Namalowe CPC ventured into agricultural activities after noticing a gap that came from the 30 students that applied for short courses from which 21 were selected and only 2 students were offered scholarships under SHEAMA. This, for them, meant that almost 19 students were left for them to support which happened as a surprise to them for they thought every student would equally be given the scholarship since they are from poor families. After discussing as a group, they agreed that it was their mandate to be sourcing for the tuition fees for every student whether on Open Distance and Electronic Learning (ODeL) programs or generic full course programs.

Through this, they decided to start agricultural activities whereby they thought of renting a garden to start growing tomatoes. In the first place, they grew tomatoes together with maize on the same field, 1 acre, thinking they would maximize their products. However, this did not go well as the tomatoes were being chocked by the maize straws. Through this experience, they did not abandon this garden, but they decided to rent another one. This time around (the time of developing this story), they have rented a 2.5 acres garden along Thuchila River at K20, 000 where they have grown their 2706 seedlings of tomatoes.
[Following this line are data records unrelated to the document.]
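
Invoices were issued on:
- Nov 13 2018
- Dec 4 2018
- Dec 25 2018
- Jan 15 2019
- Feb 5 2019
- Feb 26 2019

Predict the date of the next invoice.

Mar 19 2019

Gaps between consecutive events: 21, 21, 21, 21, 21 days — a constant 21-day interval.
Feb 26 2019 + 21 days = Mar 19 2019.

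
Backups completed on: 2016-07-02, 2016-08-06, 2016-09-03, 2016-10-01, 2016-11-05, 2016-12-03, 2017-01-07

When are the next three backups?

2017-02-04, 2017-03-04, 2017-04-01

These are Saturdays at 28- or 35-day spacing (35, 28, 28, 35, 28, 35).
The pattern: 1st Saturday of the month.
February 2017 — 1st Saturday is 2017-02-04.
March 2017 — 1st Saturday is 2017-03-04.
April 2017 — 1st Saturday is 2017-04-01.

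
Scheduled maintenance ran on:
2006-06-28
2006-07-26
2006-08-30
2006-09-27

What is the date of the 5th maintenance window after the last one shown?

All Wednesdays; the gaps (28, 35, 28) vary with month length.
This is the last Wednesday of each month.
October 2006 ends with Wednesday 2006-10-25.
Last Wednesday of November 2006: 2006-11-29.
Last Wednesday of December 2006: 2006-12-27.
January 2007 ends with Wednesday 2007-01-31.
Last Wednesday of February 2007: 2007-02-28.

2007-02-28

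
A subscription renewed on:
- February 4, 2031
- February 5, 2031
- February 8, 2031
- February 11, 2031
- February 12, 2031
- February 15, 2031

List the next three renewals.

February 18, 2031; February 19, 2031; February 22, 2031

Every event lands on a Tuesday or Wednesday or Saturday (gaps cycle 1, 3, 3, 1, 3).
So the schedule is: every Tuesday, Wednesday and Saturday.
Next Tuesday: February 18, 2031.
Next Wednesday: February 19, 2031.
Next Saturday: February 22, 2031.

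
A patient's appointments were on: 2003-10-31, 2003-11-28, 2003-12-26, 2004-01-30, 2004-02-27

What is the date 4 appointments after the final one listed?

2004-06-25

Every date is a Friday; gaps 28, 28, 35, 28 days.
Each is the last Friday of its month (at least one falls on the 29th or later, ruling out '4th Friday').
March 2004 ends with Friday 2004-03-26.
Last Friday of April 2004: 2004-04-30.
Last Friday of May 2004: 2004-05-28.
Last Friday of June 2004: 2004-06-25.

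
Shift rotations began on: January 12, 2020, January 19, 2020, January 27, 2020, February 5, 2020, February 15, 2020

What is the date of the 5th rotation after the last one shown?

Gaps: 7, 8, 9, 10 days — each gap is 1 larger than the previous one.
Next gap: 11 days. February 15, 2020 + 11 days = February 26, 2020.
Next gap: 12 days. February 26, 2020 + 12 days = March 9, 2020.
Next gap: 13 days. March 9, 2020 + 13 days = March 22, 2020.
Next gap: 14 days. March 22, 2020 + 14 days = April 5, 2020.
Next gap: 15 days. April 5, 2020 + 15 days = April 20, 2020.

April 20, 2020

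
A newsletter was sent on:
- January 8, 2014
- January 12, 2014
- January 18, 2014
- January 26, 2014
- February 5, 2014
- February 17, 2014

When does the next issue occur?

Intervals are 4, 6, 8, 10, 12 days — an arithmetic progression with common difference 2.
Next gap: 14 days. February 17, 2014 + 14 days = March 3, 2014.

March 3, 2014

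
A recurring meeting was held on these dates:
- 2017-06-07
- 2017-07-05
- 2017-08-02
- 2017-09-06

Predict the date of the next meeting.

Gaps: 28, 28, 35 days — a mix of 28 and 35. Every date is a Wednesday.
Each is the 1st Wednesday of its month.
October 2017 — 1st Wednesday is 2017-10-04.

2017-10-04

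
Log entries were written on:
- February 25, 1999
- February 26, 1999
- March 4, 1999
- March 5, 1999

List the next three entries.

Gaps: 1, 6, 1 days — not constant, but cyclic with period 2.
The events fall on every Thursday and Friday.
Next Thursday: March 11, 1999.
The following Friday is March 12, 1999.
Next Thursday: March 18, 1999.

March 11, 1999; March 12, 1999; March 18, 1999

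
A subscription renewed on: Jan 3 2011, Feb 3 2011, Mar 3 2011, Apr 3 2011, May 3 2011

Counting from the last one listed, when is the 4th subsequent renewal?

Sep 3 2011

Gaps: 31, 28, 31, 30 days — not constant. Every event is on the 3rd of the month.
Pattern: the 3rd of each month.
Next: June 2011 → Jun 3 2011.
Next: July 2011 → Jul 3 2011.
Next: August 2011 → Aug 3 2011.
Next: September 2011 → Sep 3 2011.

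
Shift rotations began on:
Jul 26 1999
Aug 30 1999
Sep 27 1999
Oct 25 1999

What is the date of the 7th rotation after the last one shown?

May 29 2000

These are Mondays with 35, 28, 28-day gaps.
Each is the final Monday of its month — Aug 30 1999 is past the 28th, so '4th Monday' doesn't fit.
Last Monday of November 1999: Nov 29 1999.
Last Monday of December 1999: Dec 27 1999.
January 2000 ends with Monday Jan 31 2000.
February 2000 ends with Monday Feb 28 2000.
Last Monday of March 2000: Mar 27 2000.
Last Monday of April 2000: Apr 24 2000.
May 2000 ends with Monday May 29 2000.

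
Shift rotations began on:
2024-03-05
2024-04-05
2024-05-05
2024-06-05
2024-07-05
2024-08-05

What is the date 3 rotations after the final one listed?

Each date is the 5th; the gaps (31, 30, 31, 30, 31) track the month lengths.
The rule is the 5th of each month.
September 2024: 2024-09-05.
October 2024: 2024-10-05.
November 2024: 2024-11-05.

2024-11-05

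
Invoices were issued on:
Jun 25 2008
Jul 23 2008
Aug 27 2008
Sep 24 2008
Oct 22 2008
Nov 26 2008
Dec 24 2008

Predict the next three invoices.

These are Wednesdays at 28- or 35-day spacing (28, 35, 28, 28, 35, 28).
The pattern: 4th Wednesday of the month.
4th Wednesday of January 2009: Jan 28 2009.
4th Wednesday of February 2009: Feb 25 2009.
4th Wednesday of March 2009: Mar 25 2009.

Jan 28 2009, Feb 25 2009, Mar 25 2009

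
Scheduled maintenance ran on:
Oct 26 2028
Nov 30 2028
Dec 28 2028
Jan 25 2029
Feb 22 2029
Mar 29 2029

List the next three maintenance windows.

Every date is a Thursday; gaps 35, 28, 28, 28, 35 days.
Each is the last Thursday of its month (at least one falls on the 29th or later, ruling out '4th Thursday').
April 2029 ends with Thursday Apr 26 2029.
May 2029 ends with Thursday May 31 2029.
June 2029 ends with Thursday Jun 28 2029.

Apr 26 2029, May 31 2029, Jun 28 2029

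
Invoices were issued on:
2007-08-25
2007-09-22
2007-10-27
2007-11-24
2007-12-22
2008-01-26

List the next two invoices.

These are Saturdays at 28- or 35-day spacing (28, 35, 28, 28, 35).
The pattern: 4th Saturday of the month.
February 2008 — 4th Saturday is 2008-02-23.
4th Saturday of March 2008: 2008-03-22.

2008-02-23, 2008-03-22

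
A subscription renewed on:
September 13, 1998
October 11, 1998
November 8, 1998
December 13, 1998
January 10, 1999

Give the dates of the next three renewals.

These are Sundays at 28- or 35-day spacing (28, 28, 35, 28).
The pattern: 2nd Sunday of the month.
February 1999 — 2nd Sunday is February 14, 1999.
2nd Sunday of March 1999: March 14, 1999.
2nd Sunday of April 1999: April 11, 1999.

February 14, 1999; March 14, 1999; April 11, 1999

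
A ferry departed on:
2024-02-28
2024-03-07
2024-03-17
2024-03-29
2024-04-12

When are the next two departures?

2024-04-28, 2024-05-16

Gaps: 8, 10, 12, 14 days — each gap is 2 larger than the previous one.
Next gap: 16 days. 2024-04-12 + 16 days = 2024-04-28.
Next gap: 18 days. 2024-04-28 + 18 days = 2024-05-16.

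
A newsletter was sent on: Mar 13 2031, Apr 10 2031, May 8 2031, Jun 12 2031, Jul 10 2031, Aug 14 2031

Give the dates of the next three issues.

Sep 11 2031, Oct 9 2031, Nov 13 2031

Gaps: 28, 28, 35, 28, 35 days — a mix of 28 and 35. Every date is a Thursday.
Each is the 2nd Thursday of its month.
September 2031 — 2nd Thursday is Sep 11 2031.
2nd Thursday of October 2031: Oct 9 2031.
2nd Thursday of November 2031: Nov 13 2031.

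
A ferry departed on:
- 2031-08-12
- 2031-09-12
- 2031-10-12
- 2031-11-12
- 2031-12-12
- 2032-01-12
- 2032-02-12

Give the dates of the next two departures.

Each date is the 12th; the gaps (31, 30, 31, 30, 31, 31) track the month lengths.
The rule is the 12th of each month.
March 2032: 2032-03-12.
April 2032: 2032-04-12.

2032-03-12, 2032-04-12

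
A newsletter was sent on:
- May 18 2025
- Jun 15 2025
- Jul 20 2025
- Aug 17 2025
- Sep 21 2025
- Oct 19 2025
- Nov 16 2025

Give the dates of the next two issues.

Dec 21 2025, Jan 18 2026

All dates are Sundays, 28, 35, 28, 35, 28, 28 days apart.
Specifically, the 3rd Sunday of each month.
December 2025 — 3rd Sunday is Dec 21 2025.
3rd Sunday of January 2026: Jan 18 2026.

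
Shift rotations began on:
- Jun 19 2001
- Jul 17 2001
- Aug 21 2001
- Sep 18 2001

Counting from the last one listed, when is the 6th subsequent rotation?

Mar 19 2002

These are Tuesdays at 28- or 35-day spacing (28, 35, 28).
The pattern: 3rd Tuesday of the month.
October 2001 — 3rd Tuesday is Oct 16 2001.
3rd Tuesday of November 2001: Nov 20 2001.
3rd Tuesday of December 2001: Dec 18 2001.
January 2002 — 3rd Tuesday is Jan 15 2002.
February 2002 — 3rd Tuesday is Feb 19 2002.
3rd Tuesday of March 2002: Mar 19 2002.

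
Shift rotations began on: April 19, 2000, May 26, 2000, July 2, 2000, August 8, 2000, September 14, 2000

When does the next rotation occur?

October 21, 2000

The spacing is 37, 37, 37, 37 days — always 37 days.
September 14, 2000 + 37 days = October 21, 2000.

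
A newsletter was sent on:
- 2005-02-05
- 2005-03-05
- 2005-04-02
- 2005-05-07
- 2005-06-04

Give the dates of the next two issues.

These are Saturdays at 28- or 35-day spacing (28, 28, 35, 28).
The pattern: 1st Saturday of the month.
1st Saturday of July 2005: 2005-07-02.
1st Saturday of August 2005: 2005-08-06.

2005-07-02, 2005-08-06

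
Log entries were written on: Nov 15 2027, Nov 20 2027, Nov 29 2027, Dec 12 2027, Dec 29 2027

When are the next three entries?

Gaps: 5, 9, 13, 17 days — each gap is 4 larger than the previous one.
Next gap: 21 days. Dec 29 2027 + 21 days = Jan 19 2028.
Next gap: 25 days. Jan 19 2028 + 25 days = Feb 13 2028.
Next gap: 29 days. Feb 13 2028 + 29 days = Mar 13 2028.

Jan 19 2028, Feb 13 2028, Mar 13 2028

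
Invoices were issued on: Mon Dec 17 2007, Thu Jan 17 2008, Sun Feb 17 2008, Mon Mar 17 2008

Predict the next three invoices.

Thu Apr 17 2008, Sat May 17 2008, Tue Jun 17 2008

Gaps: 31, 31, 29 days — not constant. Every event is on the 17th of the month.
Pattern: the 17th of each month.
April 2008: Thu Apr 17 2008.
May 2008: Sat May 17 2008.
Next: June 2008 → Tue Jun 17 2008.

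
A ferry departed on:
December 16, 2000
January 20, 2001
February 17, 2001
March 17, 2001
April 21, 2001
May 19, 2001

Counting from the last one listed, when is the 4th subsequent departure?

These are Saturdays at 28- or 35-day spacing (35, 28, 28, 35, 28).
The pattern: 3rd Saturday of the month.
June 2001 — 3rd Saturday is June 16, 2001.
July 2001 — 3rd Saturday is July 21, 2001.
3rd Saturday of August 2001: August 18, 2001.
3rd Saturday of September 2001: September 15, 2001.

September 15, 2001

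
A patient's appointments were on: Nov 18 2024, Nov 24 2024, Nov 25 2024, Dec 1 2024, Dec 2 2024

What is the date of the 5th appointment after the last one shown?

Gaps: 6, 1, 6, 1 days — not constant, but cyclic with period 2.
The events fall on every Monday and Sunday.
The following Sunday is Dec 8 2024.
The following Monday is Dec 9 2024.
The following Sunday is Dec 15 2024.
Next Monday: Dec 16 2024.
The following Sunday is Dec 22 2024.

Dec 22 2024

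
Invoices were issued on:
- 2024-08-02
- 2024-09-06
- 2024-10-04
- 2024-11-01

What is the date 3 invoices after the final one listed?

2025-02-07

All dates are Fridays, 35, 28, 28 days apart.
Specifically, the 1st Friday of each month.
1st Friday of December 2024: 2024-12-06.
1st Friday of January 2025: 2025-01-03.
1st Friday of February 2025: 2025-02-07.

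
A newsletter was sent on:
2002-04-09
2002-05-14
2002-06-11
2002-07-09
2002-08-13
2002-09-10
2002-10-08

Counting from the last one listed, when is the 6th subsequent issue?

2003-04-08

Gaps: 35, 28, 28, 35, 28, 28 days — a mix of 28 and 35. Every date is a Tuesday.
Each is the 2nd Tuesday of its month.
2nd Tuesday of November 2002: 2002-11-12.
2nd Tuesday of December 2002: 2002-12-10.
January 2003 — 2nd Tuesday is 2003-01-14.
2nd Tuesday of February 2003: 2003-02-11.
March 2003 — 2nd Tuesday is 2003-03-11.
April 2003 — 2nd Tuesday is 2003-04-08.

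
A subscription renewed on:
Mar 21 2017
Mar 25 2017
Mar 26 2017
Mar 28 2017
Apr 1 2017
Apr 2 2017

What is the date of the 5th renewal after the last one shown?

The gap pattern 4, 1, 2, 4, 1 repeats every 3 events.
These are the Tuesdays, Saturdays and Sundays of each week.
Next Tuesday: Apr 4 2017.
The following Saturday is Apr 8 2017.
The following Sunday is Apr 9 2017.
The following Tuesday is Apr 11 2017.
The following Saturday is Apr 15 2017.

Apr 15 2017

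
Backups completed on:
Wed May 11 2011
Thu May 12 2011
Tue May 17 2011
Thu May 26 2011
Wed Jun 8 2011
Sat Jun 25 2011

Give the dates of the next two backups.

Gaps: 1, 5, 9, 13, 17 days — each gap is 4 larger than the previous one.
Next gap: 21 days. Sat Jun 25 2011 + 21 days = Sat Jul 16 2011.
Next gap: 25 days. Sat Jul 16 2011 + 25 days = Wed Aug 10 2011.

Sat Jul 16 2011, Wed Aug 10 2011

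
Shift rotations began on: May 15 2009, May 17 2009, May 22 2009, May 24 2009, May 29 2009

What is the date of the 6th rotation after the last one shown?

Jun 19 2009

Every event lands on a Friday or Sunday (gaps cycle 2, 5, 2, 5).
So the schedule is: every Friday and Sunday.
The following Sunday is May 31 2009.
Next Friday: Jun 5 2009.
Next Sunday: Jun 7 2009.
Next Friday: Jun 12 2009.
Next Sunday: Jun 14 2009.
Next Friday: Jun 19 2009.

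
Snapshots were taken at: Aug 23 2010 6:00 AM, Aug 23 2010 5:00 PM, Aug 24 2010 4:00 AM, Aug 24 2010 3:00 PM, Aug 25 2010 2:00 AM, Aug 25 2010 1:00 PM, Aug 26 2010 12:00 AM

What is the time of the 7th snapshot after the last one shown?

Spacing: 11, 11, 11, 11, 11, 11 h — constant 11 h.
Aug 26 2010 12:00 AM + 11 h = Aug 26 2010 11:00 AM.
Aug 26 2010 11:00 AM + 11 h = Aug 26 2010 10:00 PM.
Aug 26 2010 10:00 PM + 11 h = Aug 27 2010 9:00 AM.
Aug 27 2010 9:00 AM + 11 h = Aug 27 2010 8:00 PM.
Aug 27 2010 8:00 PM + 11 h = Aug 28 2010 7:00 AM.
Aug 28 2010 7:00 AM + 11 h = Aug 28 2010 6:00 PM.
Aug 28 2010 6:00 PM + 11 h = Aug 29 2010 5:00 AM.

Aug 29 2010 5:00 AM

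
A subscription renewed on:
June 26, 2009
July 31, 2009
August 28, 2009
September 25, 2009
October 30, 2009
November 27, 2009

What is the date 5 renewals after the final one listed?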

All the expenses needed in these activities are contributions amongst all the members.

Leo Bwanaisa, the Chairperson of the committee says, “We tried our first growing of tomatoes but we did not follow the right channels because we mixed our tomatoes with maize. So the tomatoes did not do well that is why we decided of renting another garden special for the tomatoes.”

They take shifts within their committee guarding or working in the garden so that every member takes ownership of the initiative. “We are expecting to get MK1, 700, 000 from the tomato-sales and this will help us start assisting our university-selected students,” says Ms. Tissie Manyenje who is the Treasurer for the committee. They are also planning value addition in the tomato source production mostly to maximize their benefits. They are planning of starting by sponsoring 5 university students in the next university selection.